Fig. 12.3 depicts an archery target marked with its five scoring areas from the center outwards as Gold, Red, Blue, Black and White. The diameter of the region representing Gold score is `21` cm and each of the other bands is `10.5` cm wide. Find the area of each of the five scoring regions.

Radius `(r_1)` of the gold region = `21/2` cm = `10.5` cm
Given that each circle is `10.5` cm wider than the previous circle.
Therefore, radius `(r_2)` of the `2nd` circle = `10.5` cm + `10.5` cm = `21` cm
Radius `(r_3)` of the `3rd` circle = `21` cm + `10.5` cm = `31.5 `cm
Radius `(r_4)` of the `4 th` circle = `31.5 cm + 10.5 cm = 42` cm
Radius `(r_5)` of the `5 th` circle = `42 cm + 10.5 cm = 52.5 `cm
Area of the gold region = Area of the 1st circle = `pir₁^2 = pi (10.5)^2 = 346.5 cm^2`
Area of the red region = Area of the `2nd` circle - Area of the `1st` circle
= `pir_2^2 - pir_1^2`
= `π(21)^2 - π(10.5)^2 cm^2`
= `(1386 - 346.5) cm^2`
= `1039.5 cm^2`
Area of blue region = Area of 3rdcircle - Area of 2ndcircle
= `pir_3^2 - pir_2^2`
= `pi(31.5)^2 -pi(21)^2 cm^2`
= `992.25pi - 441pi cm^2 `
= `551.25pi cm^2 `
= `1732.5 cm^2 `
Area of black region = Area of 4thcircle - Area of 3rd circle.

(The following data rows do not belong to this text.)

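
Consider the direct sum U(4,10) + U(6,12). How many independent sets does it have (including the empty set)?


For a direct sum, |I(M1+M2)| = |I(M1)| * |I(M2)|.
|I(U(4,10))| = sum C(10,k) for k=0..4 = 386.
|I(U(6,12))| = sum C(12,k) for k=0..6 = 2510.
Total = 386 * 2510 = 968860.

968860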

= `pir_4^2 - pr_3^2` = `pi(42)^2 - pi(31.5)^2` = `1764pi - 992.25pi` = `771.75pi`
= `2425.5 cm²`
Area of white region = Area of 5thcircle - Area of 4 thcircle
=` pir_5^2 - pir_4^2`
= `pi(52.5)^2 - pi(42)^2`
= `2756.25pi - 1764pi`
= `992.25pi` = `3118.5 cm²`
Hence, areas of the gold, red, blue, black, and white regions are `346.5 cm^2, 1039.5 cm^2, 1732.5 cm^2, 2425.5 cm^2 and 3118.5 cm^2` respectively.